We've been doing technical training a long time, and we've discovered a general rule of thumb: the fifth day of a five-day class is generally worthless. Students are burned out, concentration has waned, and that is coupled with the fact that the last day is usually the most complex topics. All of which, taken together, means that information is just not usefully transmitted on the final day.
The other major issue is the length-of-course to primariness-of-focus ratio. Some technologies are complex enough to warrant long courses on the merits of the technology alone, but are not the main job of anybody on the team. Neal Ford once described these as "condiment technologies". Maybe Ruby, or Java, or C#, or Clojure is your hotdog; these technologies are the mustard. Even if the mustard is really really really good, nobody wants to spend a week eating just that.
We're trying to address this through the introduction of our new one-day training classes. The idea is to harness the power of programmers to focus insanely well for a short period of time. Instead of fighting against ADD all week, let's harness the obsessive power of the programmer's mind and hit one topic, really hard, for one day. We think that the energy expanded will have a higher return for the students, and the information will be retained and used.

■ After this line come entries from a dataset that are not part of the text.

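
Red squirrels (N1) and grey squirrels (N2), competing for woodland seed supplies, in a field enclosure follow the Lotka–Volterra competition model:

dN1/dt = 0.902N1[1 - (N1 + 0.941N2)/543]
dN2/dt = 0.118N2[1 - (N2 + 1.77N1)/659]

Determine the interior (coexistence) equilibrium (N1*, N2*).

Setting both brackets to zero gives the nullclines N1 + 0.941N2 = 543 and 1.77N1 + N2 = 659.
Substituting N2 = 659 - 1.77N1 into the first: N1(1 - 0.941·1.77) = 543 - 0.941·659.
So N1* = -77.1/-0.666 = 116, and then N2* = 659 - 1.77·116 = 454.

N1* ≈ 116, N2* ≈ 454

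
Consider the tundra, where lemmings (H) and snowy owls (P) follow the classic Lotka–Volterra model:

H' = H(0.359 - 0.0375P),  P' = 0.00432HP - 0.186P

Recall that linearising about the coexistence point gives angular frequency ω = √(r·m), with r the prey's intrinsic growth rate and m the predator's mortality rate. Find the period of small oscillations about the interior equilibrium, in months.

Here r = 0.359 and m = 0.186, so r·m = 0.0668.
ω = √0.0668 = 0.258 per month, hence T = 2π/ω ≈ 24.3 months.

T ≈ 24.3 months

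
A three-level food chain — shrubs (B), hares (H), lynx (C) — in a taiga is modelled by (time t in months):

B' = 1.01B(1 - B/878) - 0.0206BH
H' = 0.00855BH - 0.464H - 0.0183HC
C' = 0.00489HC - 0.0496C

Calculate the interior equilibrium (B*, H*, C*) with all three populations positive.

B* ≈ 696, H* ≈ 10.1, C* ≈ 300

From dC/dt = 0: 0.00489H* = 0.0496, so H* = 10.1.
From dB/dt = 0: 1.01(1 - B*/878) = 0.0206·10.1, giving B* = 878·(1 - 0.207) = 696.
From dH/dt = 0: 0.00855·696 - 0.464 = 0.0183C*, so C* = 5.49/0.0183 = 300.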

We think training courses like this are going to be more effective for a variety of technologies that programmers are being exposed to these days. Instead of making one massive course that programmers will have a hard time sitting through and concentrating during, pick one interesting topic and hammer it mercilessly for 8 hours. Sound familiar? That's pretty much how we work around here. And it plays into our other belief about technology training: it should be about inspiration and getting launched, not about exhaustive minutia. One day on jQuery is plenty to get productive and be inspired.